In the present case, Plaintiff has provided an affidavit, indicating that he has low income, limited resources, and incurs large monthly medical expenses. It is likely that other individuals in Plaintiff's position, i.e., individuals with high-interest mortgage loans, also suffer from poor credit and few economic resources. Thus, Plaintiff has substantiated his assertion that the costs of resolving his dispute before an arbitrator would be cost prohibitive. Accordingly, the Court concludes that the fee-splitting provision of the Arbitration Rider would deter Plaintiff and similarly situated individuals from vindicating their statutory rights in an arbitration proceeding. Accordingly, that provision is unenforceable.

Although the fee-splitting provision may not be enforced, the Arbitration Riders signed by Plaintiff contain a severability provision, which provides that the invalidation of one provision in the Rider, i.e., the cost-splitting provision, will not invalidate the remainder of that Rider. Under Ohio law, the severability of a contract is a question of law and depends upon the intent of the parties. Morrison, 317 F.3d at 674, citing Toledo Police Patrolmen's Ass'n v. City of Toledo, 94 Ohio App.3d 734, 641 N.E.2d 799, 803 (1994). The Arbitration Rider indicates an intent by the parties to sever the fee-splitting provision, rather than invalidating the Arbitration Rider due to the prohibitive expense. In addition, that provision may be deleted without affecting the remaining arbitration provisions. The Court further notes that enforcing the remainder of the Arbitration Rider merely allows the parties to enjoy the benefits of their bargain without an excessive financial burden on Plaintiff. Accordingly, the Court concludes that the unenforceable cost-splitting provision in the Arbitration Rider is severable, and the remainder of the Arbitration Rider is enforceable. Based on the remaining terms, none of which have been challenged by Plaintiff, Plaintiff is required to arbitrate his claims against Defendant. Accordingly, Defendant's Motion to Stay Litigation Pending Arbitration (Doc. # 7) is SUSTAINED.

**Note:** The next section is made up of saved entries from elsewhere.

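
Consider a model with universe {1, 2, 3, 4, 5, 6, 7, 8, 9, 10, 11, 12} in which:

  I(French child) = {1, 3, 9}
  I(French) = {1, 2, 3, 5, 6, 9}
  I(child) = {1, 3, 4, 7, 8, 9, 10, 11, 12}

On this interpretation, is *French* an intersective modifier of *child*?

yes

⟦French⟧ ∩ ⟦child⟧ = {1, 2, 3, 5, 6, 9} ∩ {1, 3, 4, 7, 8, 9, 10, 11, 12} = {1, 3, 9}
Observed ⟦French child⟧ = {1, 3, 9}.
These coincide, so the modifier is intersective here.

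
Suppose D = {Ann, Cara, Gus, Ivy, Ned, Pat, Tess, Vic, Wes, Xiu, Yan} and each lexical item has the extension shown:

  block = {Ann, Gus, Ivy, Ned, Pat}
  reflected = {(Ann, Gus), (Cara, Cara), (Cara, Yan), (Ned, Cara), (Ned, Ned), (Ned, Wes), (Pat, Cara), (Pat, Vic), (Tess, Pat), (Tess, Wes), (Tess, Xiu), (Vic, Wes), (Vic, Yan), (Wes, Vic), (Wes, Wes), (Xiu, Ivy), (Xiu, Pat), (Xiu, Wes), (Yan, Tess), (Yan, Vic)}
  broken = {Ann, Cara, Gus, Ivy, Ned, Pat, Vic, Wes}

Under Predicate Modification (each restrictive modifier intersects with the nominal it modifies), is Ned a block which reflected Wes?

yes

⟦which reflected Wes⟧ = {x : ⟨x, Wes⟩ ∈ ⟦reflected⟧} = {Ned, Tess, Vic, Wes, Xiu}
⟦block⟧ = {Ann, Gus, Ivy, Ned, Pat}
… ∩ ⟦which reflected Wes⟧ = {Ann, Gus, Ivy, Ned, Pat} ∩ {Ned, Tess, Vic, Wes, Xiu} = {Ned}
⟦block which reflected Wes⟧ = {Ned}; Ned ∈ this set.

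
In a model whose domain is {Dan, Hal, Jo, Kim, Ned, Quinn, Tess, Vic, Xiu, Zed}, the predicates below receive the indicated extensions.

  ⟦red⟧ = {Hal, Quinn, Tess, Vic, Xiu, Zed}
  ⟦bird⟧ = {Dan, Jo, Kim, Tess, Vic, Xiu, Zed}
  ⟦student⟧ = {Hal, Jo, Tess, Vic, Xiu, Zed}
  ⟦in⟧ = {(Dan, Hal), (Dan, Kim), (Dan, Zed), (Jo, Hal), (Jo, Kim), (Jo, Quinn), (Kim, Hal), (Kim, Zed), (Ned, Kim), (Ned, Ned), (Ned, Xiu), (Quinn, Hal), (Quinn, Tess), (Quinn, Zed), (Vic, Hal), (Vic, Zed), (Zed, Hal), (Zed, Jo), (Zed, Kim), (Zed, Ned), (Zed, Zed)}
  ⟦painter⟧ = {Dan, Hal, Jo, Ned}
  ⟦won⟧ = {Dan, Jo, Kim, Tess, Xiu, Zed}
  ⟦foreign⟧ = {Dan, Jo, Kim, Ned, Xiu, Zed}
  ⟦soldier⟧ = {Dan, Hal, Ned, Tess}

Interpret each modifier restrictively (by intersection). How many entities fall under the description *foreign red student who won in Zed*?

1

⟦who won⟧ = ⟦won⟧ = {Dan, Jo, Kim, Tess, Xiu, Zed}
⟦in Zed⟧ = {x : ⟨x, Zed⟩ ∈ ⟦in⟧} = {Dan, Kim, Quinn, Vic, Zed}
⟦student⟧ = {Hal, Jo, Tess, Vic, Xiu, Zed}
… ∩ ⟦who won⟧ = {Hal, Jo, Tess, Vic, Xiu, Zed} ∩ {Dan, Jo, Kim, Tess, Xiu, Zed} = {Jo, Tess, Xiu, Zed}
… ∩ ⟦in Zed⟧ = {Jo, Tess, Xiu, Zed} ∩ {Dan, Kim, Quinn, Vic, Zed} = {Zed}
… ∩ ⟦foreign⟧ = {Zed} ∩ {Dan, Jo, Kim, Ned, Xiu, Zed} = {Zed}
… ∩ ⟦red⟧ = {Zed} ∩ {Hal, Quinn, Tess, Vic, Xiu, Zed} = {Zed}
⟦foreign red student who won in Zed⟧ = {Zed}, so the cardinality is 1.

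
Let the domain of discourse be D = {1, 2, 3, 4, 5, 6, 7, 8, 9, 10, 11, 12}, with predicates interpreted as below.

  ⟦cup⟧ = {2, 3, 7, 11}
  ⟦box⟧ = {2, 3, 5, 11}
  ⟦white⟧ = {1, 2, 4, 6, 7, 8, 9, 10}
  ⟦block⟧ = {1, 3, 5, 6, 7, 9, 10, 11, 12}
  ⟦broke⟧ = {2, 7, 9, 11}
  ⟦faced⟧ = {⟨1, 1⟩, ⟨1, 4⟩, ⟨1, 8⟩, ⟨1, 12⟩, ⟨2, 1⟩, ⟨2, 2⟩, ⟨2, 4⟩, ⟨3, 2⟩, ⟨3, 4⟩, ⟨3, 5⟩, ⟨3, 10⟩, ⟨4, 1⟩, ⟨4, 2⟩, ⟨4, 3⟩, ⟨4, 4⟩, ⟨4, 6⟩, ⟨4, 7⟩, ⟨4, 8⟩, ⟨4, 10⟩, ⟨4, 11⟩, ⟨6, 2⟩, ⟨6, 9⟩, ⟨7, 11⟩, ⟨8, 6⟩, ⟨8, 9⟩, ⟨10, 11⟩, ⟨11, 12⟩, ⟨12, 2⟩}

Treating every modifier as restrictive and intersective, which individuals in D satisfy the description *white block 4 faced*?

{1, 6, 7, 10}

⟦4 faced⟧ = {x : ⟨4, x⟩ ∈ ⟦faced⟧} = {1, 2, 3, 4, 6, 7, 8, 10, 11}
⟦block⟧ = {1, 3, 5, 6, 7, 9, 10, 11, 12}
… ∩ ⟦4 faced⟧ = {1, 3, 5, 6, 7, 9, 10, 11, 12} ∩ {1, 2, 3, 4, 6, 7, 8, 10, 11} = {1, 3, 6, 7, 10, 11}
… ∩ ⟦white⟧ = {1, 3, 6, 7, 10, 11} ∩ {1, 2, 4, 6, 7, 8, 9, 10} = {1, 6, 7, 10}
So ⟦white block 4 faced⟧ = {1, 6, 7, 10}.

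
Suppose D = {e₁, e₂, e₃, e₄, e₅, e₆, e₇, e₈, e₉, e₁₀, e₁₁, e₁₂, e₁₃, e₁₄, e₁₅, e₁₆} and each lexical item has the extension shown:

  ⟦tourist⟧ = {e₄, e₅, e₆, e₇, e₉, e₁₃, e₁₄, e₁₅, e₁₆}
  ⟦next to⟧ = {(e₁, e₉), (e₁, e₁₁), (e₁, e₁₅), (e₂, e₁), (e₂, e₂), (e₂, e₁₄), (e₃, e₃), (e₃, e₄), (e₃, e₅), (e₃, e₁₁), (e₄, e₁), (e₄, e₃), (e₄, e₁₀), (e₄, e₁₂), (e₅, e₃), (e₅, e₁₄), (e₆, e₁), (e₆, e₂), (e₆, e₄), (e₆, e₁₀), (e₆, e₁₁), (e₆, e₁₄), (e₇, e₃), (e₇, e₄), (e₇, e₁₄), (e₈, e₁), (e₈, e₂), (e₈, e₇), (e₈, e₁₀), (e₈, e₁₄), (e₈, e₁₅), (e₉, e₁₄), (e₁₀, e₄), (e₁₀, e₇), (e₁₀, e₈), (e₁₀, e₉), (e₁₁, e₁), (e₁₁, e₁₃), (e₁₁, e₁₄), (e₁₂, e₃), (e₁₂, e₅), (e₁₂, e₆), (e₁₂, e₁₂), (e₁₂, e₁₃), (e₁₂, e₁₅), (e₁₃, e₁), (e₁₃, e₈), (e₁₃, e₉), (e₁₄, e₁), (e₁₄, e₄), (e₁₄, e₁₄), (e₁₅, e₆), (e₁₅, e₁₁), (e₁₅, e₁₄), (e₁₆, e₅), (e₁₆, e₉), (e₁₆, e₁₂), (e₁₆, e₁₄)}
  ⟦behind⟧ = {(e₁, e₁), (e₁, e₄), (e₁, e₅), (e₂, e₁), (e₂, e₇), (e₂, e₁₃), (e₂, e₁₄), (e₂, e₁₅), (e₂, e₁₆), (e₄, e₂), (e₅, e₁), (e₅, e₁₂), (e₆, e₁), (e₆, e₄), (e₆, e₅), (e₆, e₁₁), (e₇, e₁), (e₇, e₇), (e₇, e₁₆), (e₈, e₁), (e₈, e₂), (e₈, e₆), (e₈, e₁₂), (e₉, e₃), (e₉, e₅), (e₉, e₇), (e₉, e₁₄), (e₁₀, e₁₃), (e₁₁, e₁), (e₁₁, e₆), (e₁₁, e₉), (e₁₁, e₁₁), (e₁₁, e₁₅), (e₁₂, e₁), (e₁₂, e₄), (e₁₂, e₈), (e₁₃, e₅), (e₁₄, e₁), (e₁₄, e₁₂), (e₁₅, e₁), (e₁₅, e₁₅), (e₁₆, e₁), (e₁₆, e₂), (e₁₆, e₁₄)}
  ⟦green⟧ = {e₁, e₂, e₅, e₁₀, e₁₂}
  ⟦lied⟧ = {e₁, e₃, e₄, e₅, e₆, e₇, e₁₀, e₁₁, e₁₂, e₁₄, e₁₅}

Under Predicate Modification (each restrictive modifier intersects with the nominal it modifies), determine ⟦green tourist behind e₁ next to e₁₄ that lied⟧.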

For the foregoing reasons, Defendant's Motion to Stay Proceedings Pending Arbitration (Doc. # 7) is SUSTAINED. To reiterate, the fee-splitting provision in the Arbitration Rider is unenforceable. Defendant must pay all of the costs incurred as of result of this arbitration.

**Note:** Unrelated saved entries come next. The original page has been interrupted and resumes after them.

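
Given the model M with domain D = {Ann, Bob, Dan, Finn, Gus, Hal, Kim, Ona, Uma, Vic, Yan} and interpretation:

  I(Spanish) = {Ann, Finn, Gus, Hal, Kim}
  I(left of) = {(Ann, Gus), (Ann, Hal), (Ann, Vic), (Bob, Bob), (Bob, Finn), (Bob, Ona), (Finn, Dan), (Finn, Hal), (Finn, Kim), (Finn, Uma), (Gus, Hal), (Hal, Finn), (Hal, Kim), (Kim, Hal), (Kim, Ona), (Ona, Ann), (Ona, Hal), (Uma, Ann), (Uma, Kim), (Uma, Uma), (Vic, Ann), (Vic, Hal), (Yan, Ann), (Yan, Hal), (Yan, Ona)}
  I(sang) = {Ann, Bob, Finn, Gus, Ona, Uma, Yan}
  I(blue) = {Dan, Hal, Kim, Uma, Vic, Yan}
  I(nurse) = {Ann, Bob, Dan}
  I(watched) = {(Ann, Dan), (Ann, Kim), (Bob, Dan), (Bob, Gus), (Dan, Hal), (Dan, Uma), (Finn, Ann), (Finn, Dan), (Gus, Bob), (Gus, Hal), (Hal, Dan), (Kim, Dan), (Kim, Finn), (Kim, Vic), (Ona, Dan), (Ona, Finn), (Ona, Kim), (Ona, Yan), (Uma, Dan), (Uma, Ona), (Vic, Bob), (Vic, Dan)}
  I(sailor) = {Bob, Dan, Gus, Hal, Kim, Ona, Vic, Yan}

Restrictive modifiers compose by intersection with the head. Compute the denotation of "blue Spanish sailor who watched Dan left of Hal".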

The captioned cause is stayed pending arbitration. Defendant is to advise the Court of the status of the arbitration at 60-day intervals beginning with the date of the filing of this Decision and Entry.

NOTES

[1] Plaintiff's Complaint was filed on March 6, 2003, in the Montgomery County Court of Common Pleas. On April 4, 2003, Defendant removed the litigation to this Court, asserting that this Court has federal question subject matter jurisdiction.